Tracheal Collapse

What is a collapsed trachea?
The trachea, or windpipe, is essentially a flexible tube leading from the mouth to the lungs. It is supported by a collection of cartilage rings which keep the tubes open, allowing air to enter the lungs on inspiration. Sometimes these rings are abnormal and collapse and therefore the trachea is obstructed making breathing difficult.

What are the signs?
The usual symptoms are paroxysmal coughing particularly on exercise.

Is the condition sudden in onset?
Signs may be sudden in onset although the tracheal abnormality may have been present for some time.

There are two main forms of tracheal collapse:

  1. Congenital tracheal collapse. This is due to a deformity of the tracheal rings from birth and usually affects puppies under six months of age.
  2. Acquired tracheal collapse. This is due to an innate weakness in the cartilage rings so they tend to collapse as the dog gets older. This is usually seen in dogs over seven years of age.


Are some breeds more prone than others?
Yes. Collapsed trachea is a condition seen mainly in the toy breeds. For example Yorkshire Terriers, Chihuahuas, Toy Poodles, Pomeranians and Lhasa Apsos are high on the list.
Are there any other signs apart from a cough?
The cough is very characteristic. It is often described as a honking sound. Often there is a marked exercise intolerance but this is often thought by owners to be due to increasing age and/or obesity.
How is the condition diagnosed?

  1. From the history.

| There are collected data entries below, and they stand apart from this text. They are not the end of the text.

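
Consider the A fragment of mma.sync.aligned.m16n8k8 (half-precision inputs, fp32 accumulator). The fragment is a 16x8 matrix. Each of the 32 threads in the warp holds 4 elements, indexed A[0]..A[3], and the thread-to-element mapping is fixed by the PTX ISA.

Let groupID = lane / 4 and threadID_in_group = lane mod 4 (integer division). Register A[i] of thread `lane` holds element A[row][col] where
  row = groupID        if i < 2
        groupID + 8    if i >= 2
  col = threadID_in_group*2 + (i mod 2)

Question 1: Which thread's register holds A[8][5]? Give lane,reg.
r:8=>grp=0,rB=1  c:5=>tig=2,lo=1
L=0*4+2=2  i=1*2+1=3

2,3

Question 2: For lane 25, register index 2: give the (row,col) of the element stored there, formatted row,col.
14,2

lane 25: gid=6 (25/4), tid=1 (25%4)
i=2: r=6+8=14, c=1*2+0=2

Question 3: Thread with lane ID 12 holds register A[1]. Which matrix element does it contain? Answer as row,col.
3,1

lane 12: grp=3 (12/4), tig=0 (12%4)
i=1: r=3+0=3, c=0*2+1=1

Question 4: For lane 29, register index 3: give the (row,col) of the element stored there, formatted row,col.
lane 29: g=7 (29/4), t=1 (29%4)
i=3: r=7+8=15, c=1*2+1=3

15,3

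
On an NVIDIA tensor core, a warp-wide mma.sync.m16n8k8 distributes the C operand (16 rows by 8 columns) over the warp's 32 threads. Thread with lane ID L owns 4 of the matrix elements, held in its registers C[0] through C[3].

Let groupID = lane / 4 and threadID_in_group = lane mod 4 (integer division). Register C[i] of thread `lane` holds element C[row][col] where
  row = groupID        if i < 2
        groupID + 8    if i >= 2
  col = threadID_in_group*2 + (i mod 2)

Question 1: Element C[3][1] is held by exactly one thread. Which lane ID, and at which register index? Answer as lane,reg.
r=3→G=3,rhi=0  c=1→T=0,p=1
L=3*4+0=12  i=0*2+1=1

12,1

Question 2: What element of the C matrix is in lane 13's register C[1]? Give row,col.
lane 13→13/4=3, 13 mod 4=1
i=1  r:3+0→3  c:2·1+1→3

3,3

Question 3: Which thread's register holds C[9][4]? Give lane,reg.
6,2

r=9→G=1,rhi=1  c=4→T=2,p=0
L=1*4+2=6  i=1*2+0=2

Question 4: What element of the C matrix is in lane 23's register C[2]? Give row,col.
13,6

lane 23→23/4=5, 23 mod 4=3
i=2  r:5+8→13  c:2·3+0→6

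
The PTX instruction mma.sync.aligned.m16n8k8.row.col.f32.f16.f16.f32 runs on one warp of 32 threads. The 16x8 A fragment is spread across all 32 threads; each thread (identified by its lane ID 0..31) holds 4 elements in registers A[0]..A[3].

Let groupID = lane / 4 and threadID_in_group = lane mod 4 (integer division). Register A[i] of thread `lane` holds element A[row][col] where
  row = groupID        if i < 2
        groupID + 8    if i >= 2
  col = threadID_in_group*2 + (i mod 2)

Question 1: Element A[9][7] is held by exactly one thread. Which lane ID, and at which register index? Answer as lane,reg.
r:9=>grp=1,rB=1  c:7=>tig=3,lo=1
L=1*4+3=7  i=1*2+1=3

7,3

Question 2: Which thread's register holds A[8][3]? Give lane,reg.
1,3

r=8⇒gr=0,Rb=1  c=3⇒th=1,odd=1
L=0*4+1=1  i=1*2+1=3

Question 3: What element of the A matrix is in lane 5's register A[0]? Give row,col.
1,2

5: gr=1,th=1
[0] (1+0,1*2+0) = (1,2)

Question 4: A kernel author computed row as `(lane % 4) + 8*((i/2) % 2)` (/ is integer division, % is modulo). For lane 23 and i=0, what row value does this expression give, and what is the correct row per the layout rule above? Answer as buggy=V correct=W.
buggy=3 correct=5

`(lane % 4) + 8*((i/2) % 2)`[23,0]=>3
lane 23=>23/4=5, 23 mod 4=3
i=0  r:5+0=>5  c:2·3+0=>6
row: 3 vs 5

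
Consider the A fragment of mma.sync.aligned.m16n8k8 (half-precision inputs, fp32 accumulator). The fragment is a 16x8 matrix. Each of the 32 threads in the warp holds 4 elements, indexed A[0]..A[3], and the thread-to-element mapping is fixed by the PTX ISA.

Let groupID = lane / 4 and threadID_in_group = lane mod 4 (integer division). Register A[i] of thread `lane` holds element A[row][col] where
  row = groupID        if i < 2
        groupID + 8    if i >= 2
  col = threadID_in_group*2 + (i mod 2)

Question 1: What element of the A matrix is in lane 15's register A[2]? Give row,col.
11,6

lane 15: g=3 (15/4), t=3 (15%4)
i=2: r=3+8=11, c=3*2+0=6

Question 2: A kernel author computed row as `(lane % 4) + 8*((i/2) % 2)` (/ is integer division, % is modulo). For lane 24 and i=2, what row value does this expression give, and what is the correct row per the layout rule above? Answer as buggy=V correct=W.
`(lane % 4) + 8*((i/2) % 2)`[24,2]->8
L=24->g=24>>2=6, t=24&3=0
[2]->row 6+8=14  col 0·2+0=0
row: 8 vs 14

buggy=8 correct=14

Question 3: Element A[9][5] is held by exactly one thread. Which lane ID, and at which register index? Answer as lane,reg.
6,3

r=9→G=1,rhi=1  c=5→T=2,p=1
L=1*4+2=6  i=1*2+1=3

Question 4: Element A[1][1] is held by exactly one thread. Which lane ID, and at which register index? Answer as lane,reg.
4,1

r=1→G=1,rhi=0  c=1→T=0,p=1
L=1*4+0=4  i=0*2+1=1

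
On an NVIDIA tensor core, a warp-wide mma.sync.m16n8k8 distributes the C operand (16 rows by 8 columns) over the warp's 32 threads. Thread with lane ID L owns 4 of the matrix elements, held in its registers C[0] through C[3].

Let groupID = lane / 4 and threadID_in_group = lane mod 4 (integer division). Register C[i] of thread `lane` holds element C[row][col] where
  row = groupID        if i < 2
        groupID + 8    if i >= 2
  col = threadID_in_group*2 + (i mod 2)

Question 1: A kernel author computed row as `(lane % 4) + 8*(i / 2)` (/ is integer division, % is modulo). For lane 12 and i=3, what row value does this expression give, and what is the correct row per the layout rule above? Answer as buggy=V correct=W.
`(lane % 4) + 8*(i / 2)`[12,3]→8
12: G=3,T=0
[3] (3+8,0*2+1) = (11,1)
row: 8 vs 11

buggy=8 correct=11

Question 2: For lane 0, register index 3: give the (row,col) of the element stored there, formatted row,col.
L=0->g=0>>2=0, t=0&3=0
[3]->row 0+8=8  col 0·2+1=1

8,1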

Lack of inclination to exercise and chronic paroxysmal coughing
  2. Veterinary examination. This usually leads to coughing as soon as the windpipe is touched
  3. Radiography. This, together with other techniques will lead to a definitive diagnosis.

What is involved with treatment?
It is most important that any obesity is corrected.
It may be necessary for you to diet your pet.
Medical treatment in preference to surgery is often effective.
Antibiotics, cough suppressants and special drugs to dilate the airway are all used and are very successful.
In really severe cases surgical techniques are available but this may involve referring your dog to a specialist.
Is treatment curative?
Medical treatment is palliative rather than curative.
Once stabilised dogs will frequently cope very well for years.
It is important however to ensure that chest infections are prevented as far as possible.